From the so-called Australian:
Mining giant BHP Billiton has stepped up its opposition to a $5-per-tonne iron ore tax proposed by the West Australian Nationals, warning its employees that such an impost would affect investment and jobs across the company.
An internal letter sent to all staff by the company’s president of minerals Australia, Mike Henry, yesterday sought to torpedo the argument from Nationals leader Brendon Grylls that the miner was only paying a 25c-per-tonne royalty on its iron ore production.
The reality, Mr Henry said, was that the company’s WA iron ore division paid a total royalty and income-tax contribution of $17.50 per tonne of iron ore.
“Over the last decade we have paid $10.6 billion in royalties to the Western Australian government. To put this in perspective, this would fund over 100 new schools and 10 new hospitals,” Mr Henry said.
And so-called West Australian:
The mining companies will consider running advertisements opposing the WA Nationals’ plan and pressuring the State Government in an election year to ensure it is never enacted.
As a first step, the Minerals Council of Australia will today release a report that says lifting iron ore royalties from 25¢ to $5 a tonne would push the iron ore tax rate, including company tax and other levies, from 37 per cent to 45 per cent.
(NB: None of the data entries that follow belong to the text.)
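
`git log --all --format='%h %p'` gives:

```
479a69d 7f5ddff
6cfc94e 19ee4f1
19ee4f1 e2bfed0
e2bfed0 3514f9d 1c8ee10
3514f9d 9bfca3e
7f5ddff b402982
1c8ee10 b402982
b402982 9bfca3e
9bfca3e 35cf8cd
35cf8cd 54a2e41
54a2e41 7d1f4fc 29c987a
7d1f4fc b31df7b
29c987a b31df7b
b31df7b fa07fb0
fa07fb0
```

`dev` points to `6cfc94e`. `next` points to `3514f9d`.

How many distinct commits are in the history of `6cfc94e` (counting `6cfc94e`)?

Walking parent pointers from 6cfc94e: reachable set = {19ee4f1, 1c8ee10, 29c987a, 3514f9d, 35cf8cd, 54a2e41, 6cfc94e, 7d1f4fc, 9bfca3e, b31df7b, b402982, e2bfed0, fa07fb0}.
That is 13 commits.

13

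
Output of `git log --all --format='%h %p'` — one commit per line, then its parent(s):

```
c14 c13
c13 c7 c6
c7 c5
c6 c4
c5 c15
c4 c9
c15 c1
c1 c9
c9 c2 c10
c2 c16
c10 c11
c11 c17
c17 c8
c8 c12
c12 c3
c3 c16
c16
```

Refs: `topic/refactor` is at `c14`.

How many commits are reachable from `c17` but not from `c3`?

3

Reachable from c17: {c12, c16, c17, c3, c8}.
Reachable from c3: {c16, c3}.
In c17's history but not c3's: {c12, c17, c8} — 3 commits.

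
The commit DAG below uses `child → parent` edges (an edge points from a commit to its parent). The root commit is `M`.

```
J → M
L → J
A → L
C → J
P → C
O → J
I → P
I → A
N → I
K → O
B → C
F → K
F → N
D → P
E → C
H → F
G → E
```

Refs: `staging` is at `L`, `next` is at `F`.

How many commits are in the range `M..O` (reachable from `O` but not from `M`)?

2

Reachable from O: {J, M, O}.
Reachable from M: {M}.
In O's history but not M's: {J, O} — 2 commits.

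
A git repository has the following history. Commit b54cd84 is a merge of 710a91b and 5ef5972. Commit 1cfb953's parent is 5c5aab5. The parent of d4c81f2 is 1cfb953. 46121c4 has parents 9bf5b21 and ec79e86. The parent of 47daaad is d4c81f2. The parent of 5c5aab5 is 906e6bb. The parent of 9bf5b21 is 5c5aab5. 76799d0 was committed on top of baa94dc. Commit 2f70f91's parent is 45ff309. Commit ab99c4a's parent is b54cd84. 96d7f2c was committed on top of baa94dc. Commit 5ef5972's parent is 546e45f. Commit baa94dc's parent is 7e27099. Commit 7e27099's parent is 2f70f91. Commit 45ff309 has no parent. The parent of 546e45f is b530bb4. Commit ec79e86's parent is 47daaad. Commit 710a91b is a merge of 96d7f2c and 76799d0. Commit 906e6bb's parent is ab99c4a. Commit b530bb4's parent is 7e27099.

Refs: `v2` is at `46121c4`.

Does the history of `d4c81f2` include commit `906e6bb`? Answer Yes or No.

Yes

Ancestors of d4c81f2 (commits reachable by following parents): {1cfb953, 2f70f91, 45ff309, 546e45f, 5c5aab5, 5ef5972, 710a91b, 76799d0, 7e27099, 906e6bb, 96d7f2c, ab99c4a, b530bb4, b54cd84, baa94dc, d4c81f2}.
906e6bb is in that set, so it is an ancestor of d4c81f2.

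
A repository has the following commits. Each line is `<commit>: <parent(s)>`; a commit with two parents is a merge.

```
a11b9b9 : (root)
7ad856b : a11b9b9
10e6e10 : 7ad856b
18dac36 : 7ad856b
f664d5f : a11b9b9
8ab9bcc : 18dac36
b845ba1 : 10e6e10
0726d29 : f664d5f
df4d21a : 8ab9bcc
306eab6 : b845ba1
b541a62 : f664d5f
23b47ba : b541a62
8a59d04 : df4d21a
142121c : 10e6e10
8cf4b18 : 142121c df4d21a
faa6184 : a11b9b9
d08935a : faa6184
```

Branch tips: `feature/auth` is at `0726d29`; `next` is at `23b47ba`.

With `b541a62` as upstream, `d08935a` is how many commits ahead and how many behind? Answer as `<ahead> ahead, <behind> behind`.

Reachable from d08935a: {a11b9b9, d08935a, faa6184}.
Reachable from b541a62: {a11b9b9, b541a62, f664d5f}.
Only in d08935a's history (ahead): {d08935a, faa6184} — 2.
Only in b541a62's history (behind): {b541a62, f664d5f} — 2.

2 ahead, 2 behind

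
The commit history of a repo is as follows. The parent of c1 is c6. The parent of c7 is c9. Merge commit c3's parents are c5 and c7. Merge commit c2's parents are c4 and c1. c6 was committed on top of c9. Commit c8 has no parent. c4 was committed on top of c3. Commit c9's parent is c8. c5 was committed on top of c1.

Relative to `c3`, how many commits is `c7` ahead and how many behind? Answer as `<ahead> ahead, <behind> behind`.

0 ahead, 4 behind

Reachable from c7: {c7, c8, c9}.
Reachable from c3: {c1, c3, c5, c6, c7, c8, c9}.
Only in c7's history (ahead): {} — 0.
Only in c3's history (behind): {c1, c3, c5, c6} — 4.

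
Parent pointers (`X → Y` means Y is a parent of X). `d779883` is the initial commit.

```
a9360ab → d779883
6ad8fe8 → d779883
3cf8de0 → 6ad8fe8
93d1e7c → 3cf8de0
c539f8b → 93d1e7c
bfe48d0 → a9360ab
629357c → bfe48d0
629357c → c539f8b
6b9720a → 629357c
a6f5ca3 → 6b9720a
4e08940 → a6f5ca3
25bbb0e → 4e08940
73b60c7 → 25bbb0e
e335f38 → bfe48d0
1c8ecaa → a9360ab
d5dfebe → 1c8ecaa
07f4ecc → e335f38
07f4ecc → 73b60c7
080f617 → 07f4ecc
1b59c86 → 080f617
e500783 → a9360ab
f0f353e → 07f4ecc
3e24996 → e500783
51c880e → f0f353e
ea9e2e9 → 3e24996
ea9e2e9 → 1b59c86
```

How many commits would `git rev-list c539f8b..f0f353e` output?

Reachable from f0f353e: {07f4ecc, 25bbb0e, 3cf8de0, 4e08940, 629357c, 6ad8fe8, 6b9720a, 73b60c7, 93d1e7c, a6f5ca3, a9360ab, bfe48d0, c539f8b, d779883, e335f38, f0f353e}.
Reachable from c539f8b: {3cf8de0, 6ad8fe8, 93d1e7c, c539f8b, d779883}.
In f0f353e's history but not c539f8b's: {07f4ecc, 25bbb0e, 4e08940, 629357c, 6b9720a, 73b60c7, a6f5ca3, a9360ab, bfe48d0, e335f38, f0f353e} — 11 commits.

11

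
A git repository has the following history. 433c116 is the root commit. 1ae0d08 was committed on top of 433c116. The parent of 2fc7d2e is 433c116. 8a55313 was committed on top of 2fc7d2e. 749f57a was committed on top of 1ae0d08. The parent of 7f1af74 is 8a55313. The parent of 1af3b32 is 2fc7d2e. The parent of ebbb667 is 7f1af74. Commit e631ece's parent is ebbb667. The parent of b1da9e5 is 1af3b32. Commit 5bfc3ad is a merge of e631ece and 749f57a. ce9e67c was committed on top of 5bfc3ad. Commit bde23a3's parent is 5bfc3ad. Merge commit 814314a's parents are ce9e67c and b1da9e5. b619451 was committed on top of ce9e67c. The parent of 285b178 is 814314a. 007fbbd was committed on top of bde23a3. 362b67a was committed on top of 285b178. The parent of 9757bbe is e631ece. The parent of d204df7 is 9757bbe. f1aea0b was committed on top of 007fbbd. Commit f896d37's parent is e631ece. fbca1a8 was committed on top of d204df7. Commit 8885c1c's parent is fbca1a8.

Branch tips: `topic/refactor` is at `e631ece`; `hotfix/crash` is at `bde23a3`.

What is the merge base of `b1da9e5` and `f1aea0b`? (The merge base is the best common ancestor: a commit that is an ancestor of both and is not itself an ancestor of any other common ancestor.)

2fc7d2e

Ancestors of b1da9e5: {1af3b32, 2fc7d2e, 433c116, b1da9e5}.
Ancestors of f1aea0b: {007fbbd, 1ae0d08, 2fc7d2e, 433c116, 5bfc3ad, 749f57a, 7f1af74, 8a55313, bde23a3, e631ece, ebbb667, f1aea0b}.
Common ancestors: {2fc7d2e, 433c116}.
Among these, 2fc7d2e is not an ancestor of any other common ancestor — it is the merge base.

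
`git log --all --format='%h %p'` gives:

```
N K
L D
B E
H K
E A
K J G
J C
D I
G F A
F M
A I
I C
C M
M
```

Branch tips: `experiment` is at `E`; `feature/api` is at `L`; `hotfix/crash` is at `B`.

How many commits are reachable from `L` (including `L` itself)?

Walking parent pointers from L: reachable set = {C, D, I, L, M}.
That is 5 commits.

5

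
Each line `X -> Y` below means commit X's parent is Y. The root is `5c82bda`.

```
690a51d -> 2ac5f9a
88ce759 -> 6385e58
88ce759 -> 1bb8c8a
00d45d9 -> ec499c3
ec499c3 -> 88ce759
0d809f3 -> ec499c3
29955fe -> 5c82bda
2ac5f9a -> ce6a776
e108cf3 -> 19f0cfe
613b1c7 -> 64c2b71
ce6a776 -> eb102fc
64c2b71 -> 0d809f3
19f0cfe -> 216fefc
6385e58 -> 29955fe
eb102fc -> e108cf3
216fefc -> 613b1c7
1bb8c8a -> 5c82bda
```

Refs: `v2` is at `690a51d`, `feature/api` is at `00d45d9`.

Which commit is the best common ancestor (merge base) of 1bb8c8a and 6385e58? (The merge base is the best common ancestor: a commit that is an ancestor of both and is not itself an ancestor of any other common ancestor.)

Ancestors of 1bb8c8a: {1bb8c8a, 5c82bda}.
Ancestors of 6385e58: {29955fe, 5c82bda, 6385e58}.
Common ancestors: {5c82bda}.
The only common ancestor is 5c82bda, so it is the merge base.

5c82bda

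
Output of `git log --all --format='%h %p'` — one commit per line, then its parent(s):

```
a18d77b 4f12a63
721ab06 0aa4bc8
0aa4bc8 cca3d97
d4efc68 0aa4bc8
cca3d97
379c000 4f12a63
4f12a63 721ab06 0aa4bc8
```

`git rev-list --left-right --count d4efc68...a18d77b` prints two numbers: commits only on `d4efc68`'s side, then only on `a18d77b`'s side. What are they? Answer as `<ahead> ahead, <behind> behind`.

Reachable from d4efc68: {0aa4bc8, cca3d97, d4efc68}.
Reachable from a18d77b: {0aa4bc8, 4f12a63, 721ab06, a18d77b, cca3d97}.
Only in d4efc68's history (ahead): {d4efc68} — 1.
Only in a18d77b's history (behind): {4f12a63, 721ab06, a18d77b} — 3.

1 ahead, 3 behind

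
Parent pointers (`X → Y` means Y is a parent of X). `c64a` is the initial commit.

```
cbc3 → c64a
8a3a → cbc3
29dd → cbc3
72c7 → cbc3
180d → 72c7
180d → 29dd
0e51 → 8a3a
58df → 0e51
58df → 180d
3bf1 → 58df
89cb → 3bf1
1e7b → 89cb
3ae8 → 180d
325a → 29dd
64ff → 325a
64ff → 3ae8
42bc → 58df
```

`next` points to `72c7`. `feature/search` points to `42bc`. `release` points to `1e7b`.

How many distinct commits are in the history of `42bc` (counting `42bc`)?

9

Walking parent pointers from 42bc: reachable set = {0e51, 180d, 29dd, 42bc, 58df, 72c7, 8a3a, c64a, cbc3}.
That is 9 commits.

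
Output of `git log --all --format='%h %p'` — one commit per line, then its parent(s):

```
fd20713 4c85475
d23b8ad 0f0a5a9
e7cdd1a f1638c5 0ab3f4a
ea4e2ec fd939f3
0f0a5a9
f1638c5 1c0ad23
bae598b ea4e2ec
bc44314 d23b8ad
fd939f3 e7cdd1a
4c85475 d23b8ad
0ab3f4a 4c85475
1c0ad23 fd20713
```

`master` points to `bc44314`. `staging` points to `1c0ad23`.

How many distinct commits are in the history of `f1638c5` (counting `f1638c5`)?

Walking parent pointers from f1638c5: reachable set = {0f0a5a9, 1c0ad23, 4c85475, d23b8ad, f1638c5, fd20713}.
That is 6 commits.

6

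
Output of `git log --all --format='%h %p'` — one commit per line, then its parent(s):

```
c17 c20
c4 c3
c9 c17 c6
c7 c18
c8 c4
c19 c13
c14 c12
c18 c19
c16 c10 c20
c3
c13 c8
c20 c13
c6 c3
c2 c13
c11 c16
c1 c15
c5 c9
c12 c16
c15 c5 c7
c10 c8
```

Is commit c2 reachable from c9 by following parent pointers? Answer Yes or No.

Ancestors of c9: {c13, c17, c20, c3, c4, c6, c8, c9}.
c2 is not in that set, so it is not an ancestor of c9.

No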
Even though Premier Colin Barnett has opposed Mr Grylls’ plan, BHP and Rio are concerned that he may not be in a position to block it after the State election in March or if his leadership comes under pressure before then.
Royalties and taxes are not the same thing. The first is the payment to the owners of the resource for the privilege of developing it. In the same way that a record label pays a fee to an artist. The tax take is after the company has made a profit.
The only reason that the higher levy would result in jobs losses is if BHP’s costs of production increased above other marginal cost miners and it was forced to reduce volumes as the iron ore market contracts. According to UBS, $5 would put BHP on an even footing with Vale:

So BHP has a point that a $5 levy would jeopardise volumes over the long run (though not in the short as higher cost volumes go first). Being above FMG on the cost curve isn’t going to matter in the long run given its costs are unsustainable but Vale will keep the pressure on with S11D dropping its costs further.
This is why the comprise levy of $2.50 is a good option. It preserves BHP cost competitiveness while boosting the WA take on dirt for which miners are still making absurd margins around 120%:

The levy will do zero harm to the economy while boosting WA revenues materially to the benefit of all states.